Our research

Materials for catalysis

In heterogeneous catalysis, i.e. the conversion of gaseous substances on solid surfaces, metallic nanoparticles are used on oxidic carrier materials. The catalytic properties of the system are determined by the metal, but interactions between metal and oxide also play an important role if part of the reaction is prepared or takes place on the oxide. Samples that have oxides on metal surfaces offer the possibility of specifically investigating these interactions; the system is inverted for the experiment, the surface becomes an inverse model catalyst. This approach also has the advantage of allowing the use of highly developed methods of surface physics based on the use of electrons. These include photoemission spectroscopy, electron diffraction and electron microscopy. We are currently investigating two different materials for applications in heterogeneous catalysis.

Cerium oxide is one of the few reducible oxides; the cerium ion can occur in the oxide in a tridentate (Ce₂O₃) and/or tetradentate (CeO₂) form and the oxides can transform into each other depending on the ambient conditions. In this way, cerium oxide can act as an oxygen source or store in reactions. This property is already used today in automotive catalysts. We are investigating the dependence of this functional property on the occurring structures in order to identify new approaches for more effective catalysts. As substrates we use the metals that are deposited as metallic nanoparticles in real catalysts.

In a second approach, we investigate metal surfaces in order to understand and improve the properties of the described metal nanoparticles. A current example is the investigation of the oxidation of Pt-Sn surface alloys on crystal surfaces. In order to optimize the chemical properties of the nanoparticles with regard to the reactions taking place on them, other metals are often specifically added to them, which lead to the formation of a surface alloy on the surface of the nanocrystal. As the nano-crystals are very difficult to access experimentally due to their small size and density, a model system is also required here. We use the surfaces of alloy crystals and metallic surface alloys for this purpose. In this example, the addition of tin improves the stability of platinum-based catalysts against carbon deposits and improves the chemical properties of the catalyst. Specifically, we are investigating the oxidation of Pt-Sn surface alloys, using both platinum crystals and crystals of a Pt₃Sn alloy. Both molecular and atomic oxygen are used for oxidation, which is generated from molecular oxygen at extremely high temperatures.

Materials for semiconductor and communication technology

Semiconductor technology has developed rapidly over the past 50 years. The basis for this was the outstanding properties of silicon. However, the structures of modern silicon-based electronic components are now so small that a technological limit seems to have been reached. The search for new semiconductor materials is therefore essential for the further development of electronic systems.
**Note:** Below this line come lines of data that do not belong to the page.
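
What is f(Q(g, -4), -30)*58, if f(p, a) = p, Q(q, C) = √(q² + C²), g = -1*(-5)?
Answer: 58*√41 ≈ 371.38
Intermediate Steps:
g = 5
Q(q, C) = √(C² + q²)
f(Q(g, -4), -30)*58 = √((-4)² + 5²)*58 = √(16 + 25)*58 = √41*58 = 58*√41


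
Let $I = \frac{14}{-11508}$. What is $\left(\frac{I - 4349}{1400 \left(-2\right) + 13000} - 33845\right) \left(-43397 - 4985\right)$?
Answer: $\frac{403809822666817}{246600} \approx 1.6375 \cdot 10^{9}$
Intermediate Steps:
$I = - \frac{1}{822}$ ($I = 14 \left(- \frac{1}{11508}\right) = - \frac{1}{822} \approx -0.0012165$)
$\left(\frac{I - 4349}{1400 \left(-2\right) + 13000} - 33845\right) \left(-43397 - 4985\right) = \left(\frac{- \frac{1}{822} - 4349}{1400 \left(-2\right) + 13000} - 33845\right) \left(-43397 - 4985\right) = \left(- \frac{3574879}{822 \left(-2800 + 13000\right)} - 33845\right) \left(-48382\right) = \left(- \frac{3574879}{822 \cdot 10200} - 33845\right) \left(-48382\right) = \left(\left(- \frac{3574879}{822}\right) \frac{1}{10200} - 33845\right) \left(-48382\right) = \left(- \frac{210287}{493200} - 33845\right) \left(-48382\right) = \left(- \frac{16692564287}{493200}\right) \left(-48382\right) = \frac{403809822666817}{246600}$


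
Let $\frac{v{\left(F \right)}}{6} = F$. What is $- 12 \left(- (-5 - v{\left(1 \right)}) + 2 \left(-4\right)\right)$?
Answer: $-36$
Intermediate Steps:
$v{\left(F \right)} = 6 F$
$- 12 \left(- (-5 - v{\left(1 \right)}) + 2 \left(-4\right)\right) = - 12 \left(- (-5 - 6 \cdot 1) + 2 \left(-4\right)\right) = - 12 \left(- (-5 - 6) - 8\right) = - 12 \left(\left(-1\right) \left(-11\right) - 8\right) = - 12 \left(11 - 8\right) = \left(-12\right) 3 = -36$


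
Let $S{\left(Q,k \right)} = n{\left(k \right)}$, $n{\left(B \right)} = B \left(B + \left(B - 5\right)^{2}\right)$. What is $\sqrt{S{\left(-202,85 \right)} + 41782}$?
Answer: $\sqrt{593007} \approx 770.07$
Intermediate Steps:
$n{\left(B \right)} = B \left(B + \left(-5 + B\right)^{2}\right)$
$S{\left(Q,k \right)} = k \left(k + \left(-5 + k\right)^{2}\right)$
$\sqrt{S{\left(-202,85 \right)} + 41782} = \sqrt{85 \left(85 + \left(-5 + 85\right)^{2}\right) + 41782} = \sqrt{85 \left(85 + 80^{2}\right) + 41782} = \sqrt{85 \left(85 + 6400\right) + 41782} = \sqrt{85 \cdot 6485 + 41782} = \sqrt{551225 + 41782} = \sqrt{593007}$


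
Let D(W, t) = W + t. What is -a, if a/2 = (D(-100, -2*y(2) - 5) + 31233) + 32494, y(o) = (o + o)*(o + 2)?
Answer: -127180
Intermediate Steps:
y(o) = 2*o*(2 + o) (y(o) = (2*o)*(2 + o) = 2*o*(2 + o))
a = 127180 (a = 2*(((-100 + (-4*2*(2 + 2) - 5)) + 31233) + 32494) = 2*(((-100 + (-4*2*4 - 5)) + 31233) + 32494) = 2*(((-100 + (-2*16 - 5)) + 31233) + 32494) = 2*(((-100 + (-32 - 5)) + 31233) + 32494) = 2*(((-100 - 37) + 31233) + 32494) = 2*((-137 + 31233) + 32494) = 2*(31096 + 32494) = 2*63590 = 127180)
-a = -1*127180 = -127180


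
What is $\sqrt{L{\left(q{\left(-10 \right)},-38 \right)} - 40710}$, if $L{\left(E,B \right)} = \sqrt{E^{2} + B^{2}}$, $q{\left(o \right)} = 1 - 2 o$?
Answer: $\sqrt{-40710 + \sqrt{1885}} \approx 201.66 i$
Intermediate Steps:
$L{\left(E,B \right)} = \sqrt{B^{2} + E^{2}}$
$\sqrt{L{\left(q{\left(-10 \right)},-38 \right)} - 40710} = \sqrt{\sqrt{\left(-38\right)^{2} + \left(1 - -20\right)^{2}} - 40710} = \sqrt{\sqrt{1444 + \left(1 + 20\right)^{2}} - 40710} = \sqrt{\sqrt{1444 + 21^{2}} - 40710} = \sqrt{\sqrt{1444 + 441} - 40710} = \sqrt{\sqrt{1885} - 40710} = \sqrt{-40710 + \sqrt{1885}}$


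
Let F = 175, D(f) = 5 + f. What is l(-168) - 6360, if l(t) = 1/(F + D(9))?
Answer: -1202039/189 ≈ -6360.0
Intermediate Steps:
l(t) = 1/189 (l(t) = 1/(175 + (5 + 9)) = 1/(175 + 14) = 1/189)
l(-168) - 6360 = 1/189 - 6360 = -1202039/189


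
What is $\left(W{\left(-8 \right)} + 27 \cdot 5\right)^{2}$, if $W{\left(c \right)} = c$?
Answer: $16129$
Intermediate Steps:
$\left(W{\left(-8 \right)} + 27 \cdot 5\right)^{2} = \left(-8 + 27 \cdot 5\right)^{2} = \left(-8 + 135\right)^{2} = 127^{2} = 16129$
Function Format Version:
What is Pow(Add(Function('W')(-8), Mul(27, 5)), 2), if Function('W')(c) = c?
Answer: 16129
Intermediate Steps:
Pow(Add(Function('W')(-8), Mul(27, 5)), 2) = Pow(Add(-8, Mul(27, 5)), 2) = Pow(Add(-8, 135), 2) = Pow(127, 2) = 16129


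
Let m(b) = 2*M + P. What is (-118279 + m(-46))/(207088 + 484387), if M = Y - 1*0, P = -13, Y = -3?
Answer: -118298/691475 ≈ -0.17108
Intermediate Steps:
M = -3 (M = -3 - 1*0 = -3 + 0 = -3)
m(b) = -19 (m(b) = 2*(-3) - 13 = -6 - 13 = -19)
(-118279 + m(-46))/(207088 + 484387) = (-118279 - 19)/(207088 + 484387) = -118298/691475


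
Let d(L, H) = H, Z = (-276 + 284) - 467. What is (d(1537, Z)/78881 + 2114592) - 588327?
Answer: 120393309006/78881 ≈ 1.5263e+6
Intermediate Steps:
Z = -459 (Z = 8 - 467 = -459)
(d(1537, Z)/78881 + 2114592) - 588327 = (-459/78881 + 2114592) - 588327 = 166801131093/78881 - 588327 = 120393309006/78881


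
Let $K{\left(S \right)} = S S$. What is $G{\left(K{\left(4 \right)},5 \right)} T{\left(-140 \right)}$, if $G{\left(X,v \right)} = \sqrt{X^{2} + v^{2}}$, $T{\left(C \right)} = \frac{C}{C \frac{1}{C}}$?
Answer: $- 140 \sqrt{281} \approx -2346.8$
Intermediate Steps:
$T{\left(C \right)} = C$ ($T{\left(C \right)} = \frac{C}{1} = C 1 = C$)
$K{\left(S \right)} = S^{2}$
$G{\left(K{\left(4 \right)},5 \right)} T{\left(-140 \right)} = \sqrt{\left(4^{2}\right)^{2} + 5^{2}} \left(-140\right) = \sqrt{16^{2} + 25} \left(-140\right) = \sqrt{256 + 25} \left(-140\right) = \sqrt{281} \left(-140\right) = - 140 \sqrt{281}$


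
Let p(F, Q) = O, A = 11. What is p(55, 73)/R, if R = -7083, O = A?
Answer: -11/7083 ≈ -0.0015530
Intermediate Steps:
O = 11
p(F, Q) = 11
p(55, 73)/R = 11/(-7083) = 11*(-1/7083) = -11/7083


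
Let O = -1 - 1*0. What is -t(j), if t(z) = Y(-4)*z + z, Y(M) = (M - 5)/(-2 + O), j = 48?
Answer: -192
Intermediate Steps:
O = -1 (O = -1 + 0 = -1)
Y(M) = 5/3 - M/3 (Y(M) = (M - 5)/(-2 - 1) = (-5 + M)/(-3) = (-5 + M)*(-1/3) = 5/3 - M/3)
t(z) = 4*z (t(z) = (5/3 - 1/3*(-4))*z + z = (5/3 + 4/3)*z + z = 3*z + z = 4*z)
-t(j) = -4*48 = -1*192 = -192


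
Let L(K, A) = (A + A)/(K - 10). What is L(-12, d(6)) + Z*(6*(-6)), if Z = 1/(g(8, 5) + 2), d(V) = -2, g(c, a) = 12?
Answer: -184/77 ≈ -2.3896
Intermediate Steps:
Z = 1/14 (Z = 1/(12 + 2) = 1/14 ≈ 0.071429)
L(K, A) = 2*A/(-10 + K) (L(K, A) = (2*A)/(-10 + K) = 2*A/(-10 + K))
L(-12, d(6)) + Z*(6*(-6)) = 2*(-2)/(-10 - 12) + (6*(-6))/14 = 2*(-2)/(-22) + (1/14)*(-36) = 2*(-2)*(-1/22) - 18/7 = 2/11 - 18/7 = -184/77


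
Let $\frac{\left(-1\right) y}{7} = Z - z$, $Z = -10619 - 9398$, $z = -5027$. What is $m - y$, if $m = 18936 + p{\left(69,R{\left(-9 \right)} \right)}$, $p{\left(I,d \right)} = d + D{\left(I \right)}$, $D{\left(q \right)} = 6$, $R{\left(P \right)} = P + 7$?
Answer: $-85990$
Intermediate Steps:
$R{\left(P \right)} = 7 + P$
$p{\left(I,d \right)} = 6 + d$ ($p{\left(I,d \right)} = d + 6 = 6 + d$)
$Z = -20017$ ($Z = -10619 - 9398 = -20017$)
$m = 18940$ ($m = 18936 + \left(6 + \left(7 - 9\right)\right) = 18936 + \left(6 - 2\right) = 18936 + 4 = 18940$)
$y = 104930$ ($y = - 7 \left(-20017 - -5027\right) = - 7 \left(-20017 + 5027\right) = \left(-7\right) \left(-14990\right) = 104930$)
$m - y = 18940 - 104930 = -85990$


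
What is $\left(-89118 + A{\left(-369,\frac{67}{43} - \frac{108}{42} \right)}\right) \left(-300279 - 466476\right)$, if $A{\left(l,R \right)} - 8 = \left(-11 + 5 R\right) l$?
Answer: $\frac{19197724923630}{301} \approx 6.378 \cdot 10^{10}$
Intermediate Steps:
$A{\left(l,R \right)} = 8 + l \left(-11 + 5 R\right)$ ($A{\left(l,R \right)} = 8 + \left(-11 + 5 R\right) l = 8 + l \left(-11 + 5 R\right)$)
$\left(-89118 + A{\left(-369,\frac{67}{43} - \frac{108}{42} \right)}\right) \left(-300279 - 466476\right) = \left(-89118 + \left(8 - -4059 + 5 \left(\frac{67}{43} - \frac{108}{42}\right) \left(-369\right)\right)\right) \left(-300279 - 466476\right) = \left(-89118 + \left(8 + 4059 + 5 \left(67 \cdot \frac{1}{43} - \frac{18}{7}\right) \left(-369\right)\right)\right) \left(-766755\right) = \left(-89118 + \left(8 + 4059 + 5 \left(\frac{67}{43} - \frac{18}{7}\right) \left(-369\right)\right)\right) \left(-766755\right) = \left(-89118 + \left(8 + 4059 + 5 \left(- \frac{305}{301}\right) \left(-369\right)\right)\right) \left(-766755\right) = \left(-89118 + \left(8 + 4059 + \frac{562725}{301}\right)\right) \left(-766755\right) = \left(-89118 + \frac{1786892}{301}\right) \left(-766755\right) = \left(- \frac{25037626}{301}\right) \left(-766755\right) = \frac{19197724923630}{301}$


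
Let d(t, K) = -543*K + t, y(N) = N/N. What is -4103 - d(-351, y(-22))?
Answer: -3209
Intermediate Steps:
y(N) = 1
d(t, K) = t - 543*K
-4103 - d(-351, y(-22)) = -4103 - (-351 - 543*1) = -4103 - (-351 - 543) = -4103 - 1*(-894) = -4103 + 894 = -3209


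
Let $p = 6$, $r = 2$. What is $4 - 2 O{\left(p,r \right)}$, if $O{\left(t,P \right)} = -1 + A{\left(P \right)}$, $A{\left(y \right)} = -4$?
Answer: $14$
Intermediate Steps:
$O{\left(t,P \right)} = -5$ ($O{\left(t,P \right)} = -1 - 4 = -5$)
$4 - 2 O{\left(p,r \right)} = 4 - -10 = 4 + 10 = 14$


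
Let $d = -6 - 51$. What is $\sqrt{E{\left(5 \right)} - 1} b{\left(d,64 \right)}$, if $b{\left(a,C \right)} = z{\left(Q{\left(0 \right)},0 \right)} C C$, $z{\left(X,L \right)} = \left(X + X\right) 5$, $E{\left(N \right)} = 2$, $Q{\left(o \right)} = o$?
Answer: $0$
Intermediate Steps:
$z{\left(X,L \right)} = 10 X$ ($z{\left(X,L \right)} = 2 X 5 = 10 X$)
$d = -57$ ($d = -6 - 51 = -57$)
$b{\left(a,C \right)} = 0$ ($b{\left(a,C \right)} = 10 \cdot 0 C C = 0 C C = 0 C = 0$)
$\sqrt{E{\left(5 \right)} - 1} b{\left(d,64 \right)} = \sqrt{2 - 1} \cdot 0 = \sqrt{1} \cdot 0 = 1 \cdot 0 = 0$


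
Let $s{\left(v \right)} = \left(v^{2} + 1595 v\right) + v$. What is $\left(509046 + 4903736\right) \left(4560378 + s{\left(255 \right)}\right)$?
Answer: $27239192119506$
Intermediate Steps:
$s{\left(v \right)} = v^{2} + 1596 v$
$\left(509046 + 4903736\right) \left(4560378 + s{\left(255 \right)}\right) = \left(509046 + 4903736\right) \left(4560378 + 255 \left(1596 + 255\right)\right) = 5412782 \left(4560378 + 255 \cdot 1851\right) = 5412782 \left(4560378 + 472005\right) = 5412782 \cdot 5032383 = 27239192119506$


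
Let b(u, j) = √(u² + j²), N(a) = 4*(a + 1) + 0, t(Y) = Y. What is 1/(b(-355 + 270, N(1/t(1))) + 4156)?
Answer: 4156/17265047 - √7289/17265047 ≈ 0.00023577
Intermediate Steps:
N(a) = 4 + 4*a (N(a) = 4*(1 + a) + 0 = (4 + 4*a) + 0 = 4 + 4*a)
b(u, j) = √(j² + u²)
1/(b(-355 + 270, N(1/t(1))) + 4156) = 1/(√((4 + 4/1)² + (-355 + 270)²) + 4156) = 1/(√((4 + 4*1)² + (-85)²) + 4156) = 1/(√((4 + 4)² + 7225) + 4156) = 1/(√(8² + 7225) + 4156) = 1/(√(64 + 7225) + 4156) = 1/(√7289 + 4156) = 1/(4156 + √7289)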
Gallium oxide (Ga₂O3) is a very versatile new material that opens up a wide range of new applications. Due to its extremely high breakdown voltage, it has potential for the production of high-performance components. This requires epitaxial films of the best possible crystal quality. On the other hand, we were able to show in prototypes that defects in the material enable it to be used in so-called non-volatile memories, which could potentially eliminate the separation of computer processors and RAM (random access memory) that has been necessary up to now and thus make considerably faster and more energy-efficient computer cores appear possible.

Since the groundbreaking discovery of graphene with previously unattainable electrical properties, 2-dimensional materials have been the focus of research into new types of semiconductor materials. Due to their adjustable band gap, so-called dichalcogenides play an important role here. For the application of 2-dimensional materials in electronic components, it is important to develop methods that enable effective production processes. In this project, we are investigating how 2-dimensional films can be electronically decoupled from their substrate by means of so-called intercalation. This refers to a targeted change in the interface between the 2-dimensional layer and the substrate on which it was deposited using epitaxy processes.

Vanadium dioxide (VO₂) has a metal-insulator transition in a temperature range that is very interesting for applications. For VO₂ crystals, this transition from a metallic to a non-metallic state is at a temperature of TMI = 67°C. For thin films, however, the transition temperature can be shifted considerably by introducing strains into the material, making applications as a functional material possible, for example for self-reflecting window panes in strong sunlight, but also for electronics. We are investigating the possibilities of specifically changing the transition temperature by using strain layers and selecting suitable crystalline substrates.

Methods

We use low-energy electron microscopy (LEEM), scanning tunneling microscopy (STM), X-ray photoelectron spectroscopy (XPS) and electron diffraction (LEED) in our laboratories. These experiments are complemented by a series of one- to two-week measurement periods at synchrotron radiation sources (in Trieste, Barcelona, Hamburg, Lund, etc.), in which we use specialized measurement methods such as photoelectron microscopy (PEEM), angle-resolved photoelectron spectroscopy (ARPES) and X-ray diffraction to obtain additional information to answer physical questions about the relationship between the structure and function of materials.